NEW/CHANGE FEATURE REQUEST: Make Event Registration Tool's data available in Data Lake
Closed, DeclinedPublicFeature

Description

Data Platform Request Form

Is this a request for a:

  • Dataset
  • Data Pipeline
  • Data Feature

Is this a change to something existing:

  • Yes - please provide details of existing datasets/data pipelines (wiki links, Git URL, names of jobs, etc)
  • No

If a new dataset, has this been through the essential metric review? (need link):

  • Yes
  • No

Please provide the description of your request:
Please make Event Registration Tool's data that is stored in x1 available in Data Lake.

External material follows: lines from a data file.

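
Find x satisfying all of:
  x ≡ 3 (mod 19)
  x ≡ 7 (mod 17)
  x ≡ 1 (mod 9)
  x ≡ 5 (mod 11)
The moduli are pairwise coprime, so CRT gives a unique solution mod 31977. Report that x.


Product of moduli M = 19 · 17 · 9 · 11 = 31977.
Merge one congruence at a time:
  Start: x ≡ 3 (mod 19).
  Combine with x ≡ 7 (mod 17); new modulus lcm = 323.
    Write x = 3 + 19·t and substitute into x ≡ 7 (mod 17): 19·t ≡ 7 − 3 = 4 (mod 17).
    Reduce coefficients mod 17: 2·t ≡ 4 (mod 17).
    The inverse of 2 mod 17 is 9 (since 2·9 = 18 = 1·17 + 1), so t ≡ 9·4 = 36 ≡ 2 (mod 17).
    Then x = 3 + 19·2 = 41, valid modulo lcm(19, 17) = 323: x ≡ 41 (mod 323).
  Combine with x ≡ 1 (mod 9); new modulus lcm = 2907.
    Write x = 41 + 323·t and substitute into x ≡ 1 (mod 9): 323·t ≡ 1 − 41 = -40 (mod 9).
    Reduce coefficients mod 9: 8·t ≡ 5 (mod 9).
    The inverse of 8 mod 9 is 8 (since 8·8 = 64 = 7·9 + 1), so t ≡ 8·5 = 40 ≡ 4 (mod 9).
    Then x = 41 + 323·4 = 1333, valid modulo lcm(323, 9) = 2907: x ≡ 1333 (mod 2907).
  Combine with x ≡ 5 (mod 11); new modulus lcm = 31977.
    Write x = 1333 + 2907·t and substitute into x ≡ 5 (mod 11): 2907·t ≡ 5 − 1333 = -1328 (mod 11).
    Reduce coefficients mod 11: 3·t ≡ 3 (mod 11).
    The inverse of 3 mod 11 is 4 (since 3·4 = 12 = 1·11 + 1), so t ≡ 4·3 = 12 ≡ 1 (mod 11).
    Then x = 1333 + 2907·1 = 4240, valid modulo lcm(2907, 11) = 31977: x ≡ 4240 (mod 31977).
Verify against each original: 4240 mod 19 = 3, 4240 mod 17 = 7, 4240 mod 9 = 1, 4240 mod 11 = 5.

x ≡ 4240 (mod 31977).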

This request is similar to this ticket.

Use Case: (Please briefly explain what this feature will be used for):
Data scientists/analysts need to be able to join the Event Registration Tool's data onto the data in Data Lake in order to conduct analyses. The need for this has been growing and affects multiple data scientists/analysts.

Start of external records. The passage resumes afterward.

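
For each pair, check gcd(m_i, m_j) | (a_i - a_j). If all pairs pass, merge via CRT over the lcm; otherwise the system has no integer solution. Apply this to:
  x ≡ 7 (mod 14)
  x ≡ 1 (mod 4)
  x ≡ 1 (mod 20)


Moduli 14, 4, 20 are not pairwise coprime, so CRT works modulo lcm(m_i) when all pairwise compatibility conditions hold.
Pairwise compatibility: gcd(m_i, m_j) must divide a_i - a_j for every pair.
Merge one congruence at a time:
  Start: x ≡ 7 (mod 14).
  Combine with x ≡ 1 (mod 4): gcd(14, 4) = 2; 1 - 7 = -6, which IS divisible by 2, so compatible.
    Write x = 7 + 14·t and substitute into x ≡ 1 (mod 4): 14·t ≡ 1 − 7 = -6 (mod 4).
    Divide the congruence (and modulus) by g = 2: 7·t ≡ -3 (mod 2).
    Reduce coefficients mod 2: 1·t ≡ 1 (mod 2).
    So t ≡ 1 (mod 2).
    Then x = 7 + 14·1 = 21, valid modulo lcm(14, 4) = 28: x ≡ 21 (mod 28).
  Combine with x ≡ 1 (mod 20): gcd(28, 20) = 4; 1 - 21 = -20, which IS divisible by 4, so compatible.
    Write x = 21 + 28·t and substitute into x ≡ 1 (mod 20): 28·t ≡ 1 − 21 = -20 (mod 20).
    Divide the congruence (and modulus) by g = 4: 7·t ≡ -5 (mod 5).
    Reduce coefficients mod 5: 2·t ≡ 0 (mod 5).
    The inverse of 2 mod 5 is 3 (since 2·3 = 6 = 1·5 + 1), so t ≡ 3·0 = 0 ≡ 0 (mod 5).
    Then x = 21 + 28·0 = 21, valid modulo lcm(28, 20) = 140: x ≡ 21 (mod 140).
Verify: 21 mod 14 = 7, 21 mod 4 = 1, 21 mod 20 = 1.

x ≡ 21 (mod 140).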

Here's a ticket showing a specific use case, but this request applies more broadly to many use cases like this one.

For more context, here's the slack thread about the need for this.

Ideal Delivery Date:
No specific date, but the sooner the better.

Event Timeline

Since both Event Registration and Content Translation store their application data in x1, I wonder if one solution could solve this and T382706: Data pipeline to load cx_translators to Data Lake, at wmf_product

Also wanted to voice support for this because it would unblock some metric pipeline work that @Iflorez has started for T374491: Create ETL pipelines for campaigns-product baseline metrics

P.S. Yes, ideally Event Registration would be instrumented and treat its data as product but that is unlikely to happen any time soon (if ever) and in the meantime there is evaluation/measurement work that is blocked or hindered.

Quick update: with the plans to make Event Registration available on more wikis, analytics for that is going to be really hard to do if it's not instrumented.

@kzimmerman is going to talk to Ilana about Campaigns-Product instrumenting Event Registration as a hypothesis under proposed WE 1.2 KR.

Therefore, the recommendation is to decline this request.

Going forward, we are going to be insistent on instrumentation if product teams need insights about their products, so that we are (1) not perpetuating the reliance on workarounds like sqoop, and (2) actively discouraging anti-patterns like doing analytics from application data directly.